2022-07-18T18:00:37Z WARN reached the maximum number of consecutive failures: 2 failed attempts resolving india-mumbai-1-ca-version-2.expressnetw.com: lookup india-mumbai-1-ca-version-2.expressnetw.com on 127.0.0.11:53: no such host
2022-07-18T18:00:37Z WARN reached the maximum number of consecutive failures: 2 failed attempts resolving india-chennai-ca-version-2.expressnetw.com: lookup india-chennai-ca-version-2.expressnetw.com on 127.0.0.11:53: no such host
2022-07-18T18:00:37Z WARN reached the maximum number of consecutive failures: 2 failed attempts resolving us-new-york-2-ca-version-2.expressnetw.com: lookup us-new-york-2-ca-version-2.expressnetw.com on 127.0.0.11:53: no such host
2022-07-18T18:00:37Z WARN reached the maximum number of consecutive failures: 2 failed attempts resolving canada-vancouver-ca-version-2.expressnetw.com: lookup canada-vancouver-ca-version-2.expressnetw.com on 127.0.0.11:53: no such host
2022-07-18T18:00:37Z WARN reached the maximum number of consecutive failures: 2 failed attempts resolving netherlands-amsterdam-2-ca-version-2.expressnetw.com: lookup netherlands-amsterdam-2-ca-version-2.expressnetw.com on 127.0.0.11:53: no such host
2022-07-18T18:00:37Z WARN reached the maximum number of consecutive failures: 2 failed attempts resolving usa-losangeles-1-ca-version-2.expressnetw.com: lookup usa-losangeles-1-ca-version-2.expressnetw.com on 127.0.0.11:53: no such host
2022-07-18T18:00:37Z WARN reached the maximum number of consecutive failures: 2 failed attempts resolving germany-frankfurt-2-ca-version-2.expressnetw.com: lookup germany-frankfurt-2-ca-version-2.expressnetw.com on 127.0.0.11:53: no such host
2022-07-18T18:00:37Z WARN reached the maximum number of consecutive failures: 2 failed attempts resolving hongkong4-ca-version-2.expressnetw.com: lookup hongkong4-ca-version-2.expressnetw.com on 127.0.0.11:53: no such host

So definitely some servers such as us-new-york-2-ca-version-2.expressnetw.com are just plain gone.
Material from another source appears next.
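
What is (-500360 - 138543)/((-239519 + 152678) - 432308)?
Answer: 638903/519149 ≈ 1.2307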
Maybe reach out to ExpressVPN as to why these no longer resolve to anything. I don't think they would work with simple openvpn outside gluetun either.

On a side note, you can try updating servers yourself: https://github.com/qdm12/gluetun/wiki/Updating-servers#cli-operation

I'll close the issue for now, but feel free to comment back.